El estudio, desarrollado por la reconocida economista británica Rebecca Driver y recogido por Vehiculoprofesional.info, ofrece el análisis coste/beneficio más detallado hasta la fecha sobre la inversión en las redes de recarga rápida para vehículos eléctricos en Londres, si bien sus conclusiones podrían ser extrapolables a otras grandes capitales europeas. Estas revelan la necesidad de un incremento radical en la inversión pública en la infraestructura de carga rápida para los coches eléctricos.

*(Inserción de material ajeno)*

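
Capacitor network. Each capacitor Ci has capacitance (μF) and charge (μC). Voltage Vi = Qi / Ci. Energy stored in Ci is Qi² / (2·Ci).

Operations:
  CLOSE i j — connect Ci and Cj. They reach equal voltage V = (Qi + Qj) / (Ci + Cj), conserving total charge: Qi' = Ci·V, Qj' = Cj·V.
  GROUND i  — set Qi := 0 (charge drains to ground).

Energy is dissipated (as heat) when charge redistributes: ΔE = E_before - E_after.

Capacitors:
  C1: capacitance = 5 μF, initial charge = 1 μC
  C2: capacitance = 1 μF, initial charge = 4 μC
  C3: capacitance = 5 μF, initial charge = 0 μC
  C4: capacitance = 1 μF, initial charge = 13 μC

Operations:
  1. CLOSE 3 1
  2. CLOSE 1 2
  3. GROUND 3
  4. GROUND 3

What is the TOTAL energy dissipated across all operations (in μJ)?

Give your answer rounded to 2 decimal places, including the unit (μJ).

Answer: 6.41 μJ

Derivation:
Initial: C1(5μF, Q=1μC, V=0.20V), C2(1μF, Q=4μC, V=4.00V), C3(5μF, Q=0μC, V=0.00V), C4(1μF, Q=13μC, V=13.00V)
Op 1: CLOSE 3-1: Q_total=1.00, C_total=10.00, V=0.10; Q3=0.50, Q1=0.50; dissipated=0.050
Op 2: CLOSE 1-2: Q_total=4.50, C_total=6.00, V=0.75; Q1=3.75, Q2=0.75; dissipated=6.338
Op 3: GROUND 3: Q3=0; energy lost=0.025
Op 4: GROUND 3: Q3=0; energy lost=0.000
Total dissipated: 6.412 μJ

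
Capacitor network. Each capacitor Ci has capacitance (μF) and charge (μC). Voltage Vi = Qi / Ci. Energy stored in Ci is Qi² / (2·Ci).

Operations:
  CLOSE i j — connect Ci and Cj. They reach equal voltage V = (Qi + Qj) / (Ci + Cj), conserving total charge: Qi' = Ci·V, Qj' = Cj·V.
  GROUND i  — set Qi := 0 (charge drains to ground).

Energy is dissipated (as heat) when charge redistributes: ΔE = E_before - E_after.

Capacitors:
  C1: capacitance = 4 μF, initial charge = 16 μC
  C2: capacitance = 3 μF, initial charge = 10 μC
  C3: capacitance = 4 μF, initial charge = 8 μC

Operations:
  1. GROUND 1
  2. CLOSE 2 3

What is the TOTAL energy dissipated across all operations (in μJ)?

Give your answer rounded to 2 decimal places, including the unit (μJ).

Initial: C1(4μF, Q=16μC, V=4.00V), C2(3μF, Q=10μC, V=3.33V), C3(4μF, Q=8μC, V=2.00V)
Op 1: GROUND 1: Q1=0; energy lost=32.000
Op 2: CLOSE 2-3: Q_total=18.00, C_total=7.00, V=2.57; Q2=7.71, Q3=10.29; dissipated=1.524
Total dissipated: 33.524 μJ

Answer: 33.52 μJ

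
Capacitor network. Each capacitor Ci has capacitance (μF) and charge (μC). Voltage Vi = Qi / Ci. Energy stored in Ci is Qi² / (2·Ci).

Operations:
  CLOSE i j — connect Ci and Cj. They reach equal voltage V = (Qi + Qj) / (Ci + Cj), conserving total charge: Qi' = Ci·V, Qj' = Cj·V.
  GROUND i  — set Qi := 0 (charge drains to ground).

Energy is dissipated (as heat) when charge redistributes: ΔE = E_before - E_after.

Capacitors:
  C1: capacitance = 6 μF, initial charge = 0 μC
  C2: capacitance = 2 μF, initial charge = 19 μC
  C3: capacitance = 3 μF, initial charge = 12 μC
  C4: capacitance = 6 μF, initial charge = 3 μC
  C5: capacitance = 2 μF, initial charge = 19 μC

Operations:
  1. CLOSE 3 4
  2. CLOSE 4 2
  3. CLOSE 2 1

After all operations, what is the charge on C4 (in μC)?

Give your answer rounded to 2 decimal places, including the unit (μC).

Initial: C1(6μF, Q=0μC, V=0.00V), C2(2μF, Q=19μC, V=9.50V), C3(3μF, Q=12μC, V=4.00V), C4(6μF, Q=3μC, V=0.50V), C5(2μF, Q=19μC, V=9.50V)
Op 1: CLOSE 3-4: Q_total=15.00, C_total=9.00, V=1.67; Q3=5.00, Q4=10.00; dissipated=12.250
Op 2: CLOSE 4-2: Q_total=29.00, C_total=8.00, V=3.62; Q4=21.75, Q2=7.25; dissipated=46.021
Op 3: CLOSE 2-1: Q_total=7.25, C_total=8.00, V=0.91; Q2=1.81, Q1=5.44; dissipated=9.855
Final charges: Q1=5.44, Q2=1.81, Q3=5.00, Q4=21.75, Q5=19.00

Answer: 21.75 μC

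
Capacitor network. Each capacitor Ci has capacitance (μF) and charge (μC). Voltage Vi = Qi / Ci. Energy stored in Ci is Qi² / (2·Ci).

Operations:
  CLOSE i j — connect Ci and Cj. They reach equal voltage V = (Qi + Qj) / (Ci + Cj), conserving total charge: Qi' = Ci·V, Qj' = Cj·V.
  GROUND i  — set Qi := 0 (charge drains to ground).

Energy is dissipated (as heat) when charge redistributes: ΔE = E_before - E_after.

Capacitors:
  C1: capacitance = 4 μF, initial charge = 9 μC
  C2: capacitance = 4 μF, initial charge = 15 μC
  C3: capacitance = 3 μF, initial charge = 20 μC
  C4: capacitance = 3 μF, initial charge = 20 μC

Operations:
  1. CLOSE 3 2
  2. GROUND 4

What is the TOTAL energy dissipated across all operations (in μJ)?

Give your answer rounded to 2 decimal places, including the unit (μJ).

Initial: C1(4μF, Q=9μC, V=2.25V), C2(4μF, Q=15μC, V=3.75V), C3(3μF, Q=20μC, V=6.67V), C4(3μF, Q=20μC, V=6.67V)
Op 1: CLOSE 3-2: Q_total=35.00, C_total=7.00, V=5.00; Q3=15.00, Q2=20.00; dissipated=7.292
Op 2: GROUND 4: Q4=0; energy lost=66.667
Total dissipated: 73.958 μJ

Answer: 73.96 μJ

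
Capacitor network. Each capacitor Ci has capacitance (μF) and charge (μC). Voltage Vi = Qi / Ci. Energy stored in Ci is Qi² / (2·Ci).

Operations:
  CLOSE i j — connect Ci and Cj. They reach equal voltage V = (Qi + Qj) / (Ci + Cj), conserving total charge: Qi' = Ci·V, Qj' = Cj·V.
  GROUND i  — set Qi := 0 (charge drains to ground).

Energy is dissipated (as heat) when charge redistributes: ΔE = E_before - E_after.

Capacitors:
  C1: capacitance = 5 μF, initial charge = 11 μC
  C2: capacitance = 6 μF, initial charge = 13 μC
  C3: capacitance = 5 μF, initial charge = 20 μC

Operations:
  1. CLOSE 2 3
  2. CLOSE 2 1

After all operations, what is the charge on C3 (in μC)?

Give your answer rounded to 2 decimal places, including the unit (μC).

Answer: 15.00 μC

Derivation:
Initial: C1(5μF, Q=11μC, V=2.20V), C2(6μF, Q=13μC, V=2.17V), C3(5μF, Q=20μC, V=4.00V)
Op 1: CLOSE 2-3: Q_total=33.00, C_total=11.00, V=3.00; Q2=18.00, Q3=15.00; dissipated=4.583
Op 2: CLOSE 2-1: Q_total=29.00, C_total=11.00, V=2.64; Q2=15.82, Q1=13.18; dissipated=0.873
Final charges: Q1=13.18, Q2=15.82, Q3=15.00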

El informe “The Provision of Rapid Charging Points in London” destaca los ahorros de costes a largo plazo y los beneficios para la salud que se lograrían mediante una mayor inversión pública en apoyo dirigido principalmente a taxis y vehículos de alquiler privados. Se basa en datos del NHS (Servicio Nacional de Salud de Reino Unido), que atribuyen unas 9.000 muertes al año en Londres y otras 40.000 en el resto del país relacionadas con la contaminación del aire, además de graves problemas de salud como el asma, la diabetes, las enfermedades cardiovasculares y el cáncer.

El impacto económico de muertes y enfermedades por la mala calidad del aire en Londres se estima en más de 4.000 millones de euros al año, mientras que el coste de proporcionar una red completa de carga rápida es menos de 600 millones de euros.

A finales de año habrá sólo 75 puntos de carga rápida en Londres y están previstos otros 225 hasta 2020. El informe señala que si sólo el 25% de los 108.700 taxis y vehículos de alquiler privados que funcionaban en Londres fueran eléctricos, serían necesarios más de 2.100 puntos de carga rápida.